Case Studies in Construction Materials (Dec 2024)
Machine learning prediction of recycled concrete powder with experimental validation and life cycle assessment study
Abstract
The environmental effect of the construction sector has recently drawn attention, leading to research which promotes sustainability. Therefore, different researcher recommends different alternative materials such as fly ash, waste glass red mud and solid waste. Environmental sustainability and mechanical performance are two major concerns in the construction industry. Furthermore, the complex internal relationships between the components of such concrete determine the mix design, which is crucial for attaining the required compressive strength. This study addresses two key issues associated with the current concrete production. First, it uses recycled concrete powder (RCP) as a cement replacement (0 %, 5 %, 10 %, and 15 %) to promote sustainability and the undesirable impact of cement on the environment. Secondly, it proposes a predictive model based on machine learning for the compressive strength of RCP based concrete.

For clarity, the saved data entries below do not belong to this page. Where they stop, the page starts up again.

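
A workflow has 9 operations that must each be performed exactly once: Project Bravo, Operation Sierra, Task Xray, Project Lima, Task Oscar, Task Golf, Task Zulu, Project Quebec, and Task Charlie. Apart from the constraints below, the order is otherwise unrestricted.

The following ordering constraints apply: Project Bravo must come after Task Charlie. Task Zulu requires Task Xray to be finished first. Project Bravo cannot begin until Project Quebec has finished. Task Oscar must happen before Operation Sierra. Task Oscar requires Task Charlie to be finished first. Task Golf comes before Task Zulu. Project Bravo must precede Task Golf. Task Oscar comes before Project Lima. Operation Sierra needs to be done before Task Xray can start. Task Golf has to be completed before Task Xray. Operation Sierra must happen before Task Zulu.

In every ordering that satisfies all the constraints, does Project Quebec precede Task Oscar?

No

Nothing in the constraints links Project Quebec and Task Oscar; they are unordered relative to each other.
A valid ordering placing Task Oscar before Project Quebec exists, so the answer is no.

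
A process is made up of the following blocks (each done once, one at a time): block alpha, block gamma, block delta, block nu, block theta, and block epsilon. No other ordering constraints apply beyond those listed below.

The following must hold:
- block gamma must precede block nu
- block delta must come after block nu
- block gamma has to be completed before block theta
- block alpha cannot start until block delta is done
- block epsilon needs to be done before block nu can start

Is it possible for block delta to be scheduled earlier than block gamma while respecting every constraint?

No

There is a dependency chain block gamma → block nu → block delta, so block delta always comes after block gamma.
So no valid ordering can have block delta before block gamma.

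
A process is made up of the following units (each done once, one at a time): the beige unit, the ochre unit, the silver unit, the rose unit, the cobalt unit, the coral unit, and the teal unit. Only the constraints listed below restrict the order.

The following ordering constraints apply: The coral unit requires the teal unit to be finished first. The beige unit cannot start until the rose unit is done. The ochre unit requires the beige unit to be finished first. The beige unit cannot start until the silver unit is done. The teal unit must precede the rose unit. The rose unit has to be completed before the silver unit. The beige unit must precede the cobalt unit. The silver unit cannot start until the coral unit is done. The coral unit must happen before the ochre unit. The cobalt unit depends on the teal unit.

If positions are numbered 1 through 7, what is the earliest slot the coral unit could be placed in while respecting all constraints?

2

The only unit forced before the coral unit (directly or transitively) is the teal unit.
With 1 mandatory predecessor, the earliest the coral unit can sit is position 1+1 = 2, and placing just that one first achieves it.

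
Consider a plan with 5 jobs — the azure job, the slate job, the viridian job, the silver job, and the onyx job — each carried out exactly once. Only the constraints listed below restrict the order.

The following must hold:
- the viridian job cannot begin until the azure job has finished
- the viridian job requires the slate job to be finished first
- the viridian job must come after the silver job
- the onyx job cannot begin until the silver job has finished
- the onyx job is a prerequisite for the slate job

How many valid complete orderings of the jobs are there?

4

The jobs with no prerequisites are the azure job, the silver job; any of them can be placed first.
Enumerating by repeatedly choosing an available job (one whose prerequisites are all placed) gives 4 distinct complete orderings.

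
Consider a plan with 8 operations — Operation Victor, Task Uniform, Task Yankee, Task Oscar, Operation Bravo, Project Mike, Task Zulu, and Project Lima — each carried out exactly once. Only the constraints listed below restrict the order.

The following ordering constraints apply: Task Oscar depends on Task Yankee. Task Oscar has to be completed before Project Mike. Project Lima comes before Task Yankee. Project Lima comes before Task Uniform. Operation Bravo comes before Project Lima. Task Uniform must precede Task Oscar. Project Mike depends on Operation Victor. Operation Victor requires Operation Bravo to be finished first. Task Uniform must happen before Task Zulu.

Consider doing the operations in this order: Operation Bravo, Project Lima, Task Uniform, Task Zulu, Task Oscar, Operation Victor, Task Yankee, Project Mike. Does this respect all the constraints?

The sequence places Task Oscar ahead of Task Yankee.
That contradicts the constraint that Task Yankee must precede Task Oscar.

No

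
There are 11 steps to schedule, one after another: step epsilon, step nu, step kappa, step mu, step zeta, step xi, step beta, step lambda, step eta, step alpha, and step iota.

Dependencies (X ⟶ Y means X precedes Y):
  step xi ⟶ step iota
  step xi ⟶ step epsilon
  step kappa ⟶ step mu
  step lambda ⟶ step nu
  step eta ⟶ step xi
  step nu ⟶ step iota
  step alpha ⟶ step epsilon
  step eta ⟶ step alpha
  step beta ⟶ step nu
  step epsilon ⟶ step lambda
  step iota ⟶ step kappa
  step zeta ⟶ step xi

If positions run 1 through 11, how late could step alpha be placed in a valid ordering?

5

Every step that must follow step alpha has to come after it. Tracing all chains starting from step alpha, those steps are: step epsilon, step nu, step kappa, step mu, step lambda, step iota — 6 in total.
With 6 mandatory successors out of 11 steps total, the latest slot for step alpha is 11−6 = 5, and it's reachable by doing all non-successors before step alpha.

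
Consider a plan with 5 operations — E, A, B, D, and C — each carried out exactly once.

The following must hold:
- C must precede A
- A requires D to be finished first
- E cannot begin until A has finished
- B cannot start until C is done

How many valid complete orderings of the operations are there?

7

The operations with no prerequisites are D, C; any of them can be placed first.
Systematically extending each partial ordering one operation at a time and counting, there are 7 complete orderings.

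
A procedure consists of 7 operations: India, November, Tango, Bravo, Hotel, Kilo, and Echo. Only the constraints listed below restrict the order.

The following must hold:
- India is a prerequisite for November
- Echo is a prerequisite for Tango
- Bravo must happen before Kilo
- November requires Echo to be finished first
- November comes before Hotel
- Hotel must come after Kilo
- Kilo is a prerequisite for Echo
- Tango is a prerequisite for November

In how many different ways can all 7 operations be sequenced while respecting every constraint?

2 operations have no prerequisites (India, Bravo), so any of them could come first.
Systematically extending each partial ordering one operation at a time and counting, there are 5 complete orderings.

5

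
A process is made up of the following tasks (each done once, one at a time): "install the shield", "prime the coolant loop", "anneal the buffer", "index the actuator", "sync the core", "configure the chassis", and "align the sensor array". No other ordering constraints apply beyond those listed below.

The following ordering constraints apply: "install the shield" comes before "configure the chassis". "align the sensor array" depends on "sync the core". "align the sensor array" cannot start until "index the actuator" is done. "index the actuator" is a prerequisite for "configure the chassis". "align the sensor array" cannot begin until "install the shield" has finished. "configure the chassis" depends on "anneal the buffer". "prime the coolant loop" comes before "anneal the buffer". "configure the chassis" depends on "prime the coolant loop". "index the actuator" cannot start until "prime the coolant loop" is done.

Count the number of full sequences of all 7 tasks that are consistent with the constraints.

100

3 tasks have no prerequisites ("install the shield", "prime the coolant loop", "sync the core"), so any of them could come first.
Enumerating by repeatedly choosing an available task (one whose prerequisites are all placed) gives 100 distinct complete orderings.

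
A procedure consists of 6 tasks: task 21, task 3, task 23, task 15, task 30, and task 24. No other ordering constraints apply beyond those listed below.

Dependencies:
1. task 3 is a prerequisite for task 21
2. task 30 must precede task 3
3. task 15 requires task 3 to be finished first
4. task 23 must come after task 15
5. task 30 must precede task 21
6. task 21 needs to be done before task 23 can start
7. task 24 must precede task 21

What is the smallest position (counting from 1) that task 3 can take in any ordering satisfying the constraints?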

A comprehensive dataset containing 270 experimental data points was compiled to train and test various machine learning (ML) models. The experimental results indicated that the optimum RCP mix with 10 % replacement, achieved a compressive strength that was 15.8 % higher than that of the reference concrete without RCP. Furthermore, scanning electronic microscopy indicates that internal structure improved with RCP due to filling and pozzolanic reaction. ML models indicate that Gradient Boosting was found to be the most precise, exhibiting the highest coefficient of determination with the lowest values for root mean squared error and mean absolute error. These findings provide valuable insights for engineers, contractors, and stakeholders, facilitating enhanced design optimization and promoting the efficient use of resources in concrete construction projects.